General document | Deep Learning for Cyber Vulnerability Discovery: NGTF Project Scoping Study
This report is the result of a scoping study undertaken as part of anAustralian Defence Department Next Generation Technologies Fund (NGTF) project entitled Deep Learning for Cyber-Security (DLC). The report provides a motivation for the study of software vulnerability discovery, briefly reviewing existing techniques for both source and binary code, with an emphasis on machine learning approaches. Noting the spectacular successes in recent years of Deep Learning (DL) techniques in areas such as image recognition, it is proposed to investigate the application of DL techniques to the software vulnerability discovery problem, with a focus on binary code analysis as most relevant to Defence. As part of this effort, consideration is given to the acquisition and generation of suitable training and testing datasets.

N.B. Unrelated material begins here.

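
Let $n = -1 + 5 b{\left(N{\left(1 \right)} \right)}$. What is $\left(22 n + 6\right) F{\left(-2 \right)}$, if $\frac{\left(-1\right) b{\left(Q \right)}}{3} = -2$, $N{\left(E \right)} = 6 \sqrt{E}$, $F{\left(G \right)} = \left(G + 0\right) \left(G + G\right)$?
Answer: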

The rapid evolution and growth in scale and complexity of malicious cyber capabilities presents an ever increasing challenge for cyber-security. Rather than react/respond to discovered attacks, a proactive approach is to concentrate on preventative measures through the discovery of software vulnerabilities, particularly in mission-critical applications and systems. Discovered vulnerabilities may be mitigated before they can be actively exploited.
There has been some work in recent years on investigating the use of machine learning (ML) techniques in order to assist software vulnerability discovery. Motivated by the spectacular success of deep learning (DL) approaches in fields such as computer vision and natural language processing, we propose to study the application of DL techniques to software vulnerability discovery. DL approaches have the ability to learn feature representations and complex non-linear structures in datasets exhibiting hierarchies of patterns at fine to coarse scales, and there is every reason to suspect that they may continue to enjoy similar success in the software vulnerability discovery domain. Primary focus will be on the analysis of binary code vulnerabilities as this is of most relevance to Defence, though source code approaches will also be considered.
This report is a scoping study undertaken in the context of an Australian Department of Defence (DoD) Next Generation Technologies Fund (NGTF) project entitled Deep Learning for Cyber-Security (DLC)*. The project will investigate concepts, techniques and technologies relating to the application of deep learning algorithms to the discovery of software vulnerabilities. An initial focus will be on generation of suitable datasets of known vulnerabilities for training and testing of the techniques under study.
The NGTF DLC project scoping study sought to to:
- Ground the research programme design in the existing DL and cyber-security literature, so that future work builds on a firm foundation of existing knowledge
- Develop appropriate datasets of known vulnerable code for both training and testing of DL techniques
- Develop deep learning based vulnerability discovery techniques and technology solutions
- Detail a plan of work packages, to ensure appropriate long-term project outcomes
In particular, the DLC project seeks to deliver:
- Ground truth datasets consisting of labelled source/binary codebases
- New DL methods for binary and source code based vulnerability discovery
- Prototypes of DL based software vulnerability discovery tools
The DLC research team consists of members from CEWD-DST Group, Data61, the University of Melbourne, Deakin University and Swinburne University.